Event 4776 - Audit Failure from DC + Account Lockout
-
The computer attempted to validate the credentials for an account.
Authentication Package: MICROSOFT_AUTHENTICATION_PACKAGE_V1_0
Logon Account: gijones
Source Workstation: DC1
Error Code: 0xC000006A
I recently opted to put Account lockout Policies in place as I'm learning more about the Security side of things having just passed my MTA Security. Instantly getting account lockouts on my account.
We never used elevation for admin privs, but we since stopped being idiots. I bring this up because we probably set up a lot of things with our older credentials, and the littlest bit of research tells me this is a mapped drive, a service, or a scheduled task that's trying to authenticate using incorrect credentials.
Things I've checked/additional info:
netlogon.log for accuracy and understanding. [LOGON] [716] DOMAIN: SamLogon: Network logon of (null)\gijones from DC1 Returns 0xC000006A (this code just means the user name is correct but the password is wrong)
- Every Service on the DC was checked for the Log On credentials.
- Every server in the domain was checked for any scheduled task, or process that could be running with my credentials.
- I've deleted any user folder that was mine that existed on any server, in addition to removing the profile altogether with Regedit.
- I've checked all servers for mapped drives, as well as any computer I can think of that I would have mapped to the DC.
We do use a VPN, and I have tunneled in from home previously, but I've double checked the service wasn't running on my home machine.
I've hit a point where I don't know where else to look. Now, I could just make a new username easy peasy and be done with it, but not knowing is driving me crazy. Any additional ideas on places to look or next steps? I'm tinkering around with Wireshark, so maybe if it's a mapped drive I could find it that way. Just gotta figure out these filters...
-
@G-I-Jones said in Event 4776 - Audit Failure from DC + Account Lockout:
I'm tinkering around with Wireshark, so maybe if it's a mapped drive I could find it that way. Just gotta figure out these filters...

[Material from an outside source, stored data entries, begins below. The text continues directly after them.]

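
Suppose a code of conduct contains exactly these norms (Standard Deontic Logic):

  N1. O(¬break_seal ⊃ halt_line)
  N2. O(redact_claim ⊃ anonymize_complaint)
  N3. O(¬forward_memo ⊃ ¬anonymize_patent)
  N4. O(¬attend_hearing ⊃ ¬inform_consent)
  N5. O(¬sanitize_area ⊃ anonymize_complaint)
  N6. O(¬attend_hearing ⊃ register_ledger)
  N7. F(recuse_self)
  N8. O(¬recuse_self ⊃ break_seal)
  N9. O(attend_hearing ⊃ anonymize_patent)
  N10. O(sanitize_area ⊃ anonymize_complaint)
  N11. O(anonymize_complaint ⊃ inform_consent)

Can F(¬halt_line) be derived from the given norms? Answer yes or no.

No

Premise 1 is O(¬break_seal ⊃ halt_line), but O(¬break_seal) is not derivable from the premises, so it does not yield O(halt_line).
No other premise forces O(halt_line). An ideal world satisfying every premise can still have ¬halt_line true, so F(¬halt_line) is not derivable.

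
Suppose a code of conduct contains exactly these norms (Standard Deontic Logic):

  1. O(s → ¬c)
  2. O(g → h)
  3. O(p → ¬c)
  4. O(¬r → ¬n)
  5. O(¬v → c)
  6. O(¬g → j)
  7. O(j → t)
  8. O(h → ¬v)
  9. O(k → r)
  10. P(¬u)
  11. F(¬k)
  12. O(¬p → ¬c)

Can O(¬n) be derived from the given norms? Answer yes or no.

Premise 4 is O(¬r → ¬n), but O(¬r) is not derivable from the premises, so it does not yield O(¬n).
No other premise forces O(¬n). An ideal world satisfying every premise can still have ¬n false, so O(¬n) is not derivable.

No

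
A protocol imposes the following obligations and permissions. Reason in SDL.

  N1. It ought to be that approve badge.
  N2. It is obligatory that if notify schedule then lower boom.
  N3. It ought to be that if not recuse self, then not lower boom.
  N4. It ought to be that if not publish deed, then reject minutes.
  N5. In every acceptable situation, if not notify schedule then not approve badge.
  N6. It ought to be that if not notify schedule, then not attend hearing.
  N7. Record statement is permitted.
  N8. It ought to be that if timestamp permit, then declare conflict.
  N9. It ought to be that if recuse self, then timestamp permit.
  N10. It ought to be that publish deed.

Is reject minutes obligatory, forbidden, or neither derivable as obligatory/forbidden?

Premise 4 is O(¬publish_deed → reject_minutes), but O(¬publish_deed) is not derivable from the premises, so it does not yield O(reject_minutes).
No premise or chain of K-axiom applications forces O(reject_minutes), and none forces O(¬reject_minutes). So reject_minutes is neither obligatory nor forbidden under these norms.

Neither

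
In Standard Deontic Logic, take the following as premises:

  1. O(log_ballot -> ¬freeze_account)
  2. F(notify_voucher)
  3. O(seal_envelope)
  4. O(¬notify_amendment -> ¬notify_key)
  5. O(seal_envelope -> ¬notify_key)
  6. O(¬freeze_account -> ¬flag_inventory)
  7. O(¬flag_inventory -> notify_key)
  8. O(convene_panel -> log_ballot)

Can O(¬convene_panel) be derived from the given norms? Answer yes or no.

Premise 3 states O(seal_envelope) outright.
Applying K to premise 5 (O(seal_envelope -> ¬notify_key)) and O(seal_envelope) yields O(¬notify_key).
The contrapositive of premise 7 (O(¬flag_inventory -> notify_key)) is O(¬notify_key -> flag_inventory), and O(¬notify_key) is already established, so O(flag_inventory).
The contrapositive of premise 6 (O(¬freeze_account -> ¬flag_inventory)) is O(flag_inventory -> freeze_account), and O(flag_inventory) is already established, so O(freeze_account).
The contrapositive of premise 1 (O(log_ballot -> ¬freeze_account)) is O(freeze_account -> ¬log_ballot), and O(freeze_account) is already established, so O(¬log_ballot).
Premise 8 is O(convene_panel -> log_ballot); contrapositively O(¬log_ballot -> ¬convene_panel). Since O(¬log_ballot) holds, K gives O(¬convene_panel).
Premises 2, 4 do not contribute to this derivation.
So O(¬convene_panel) follows.

Yes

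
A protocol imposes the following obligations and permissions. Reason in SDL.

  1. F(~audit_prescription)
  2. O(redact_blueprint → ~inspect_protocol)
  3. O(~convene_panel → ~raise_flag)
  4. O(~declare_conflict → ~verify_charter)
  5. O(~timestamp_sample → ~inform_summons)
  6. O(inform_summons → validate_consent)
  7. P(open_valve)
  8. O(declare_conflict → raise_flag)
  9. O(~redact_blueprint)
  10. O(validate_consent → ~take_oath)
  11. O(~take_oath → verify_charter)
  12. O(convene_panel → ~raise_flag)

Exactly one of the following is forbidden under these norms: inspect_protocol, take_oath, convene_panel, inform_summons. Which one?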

Not sure that would help... if the packets are encrypted to the server from whatever's making the request, you won't be able to read anything.
-
@Dashrender said in Event 4776 - Audit Failure from DC + Account Lockout:
@G-I-Jones said in Event 4776 - Audit Failure from DC + Account Lockout:
I'm tinkering around with Wireshark, so maybe if it's a mapped drive I could find it that way. Just gotta figure out these filters...
Not sure that would help... if the packets are encrypted to the server from whatever's making the request, you won't be able to read anything.
Would show the IP addresses, though.
-
Figured it out. Both DC's had inconsistencies between configurations and they basically weren't replicating or failing to serve DNS requests because the Interfaces were all over the place.
I used this opportunity to take a crash course on Configuring DNS to understand all of the settings, and I was able to fix it by thoroughly sweeping the settings and correcting as I went.
I've never seen the Security log so empty before. It's a great feeling. Also, I learned a bit about DNS so win-win.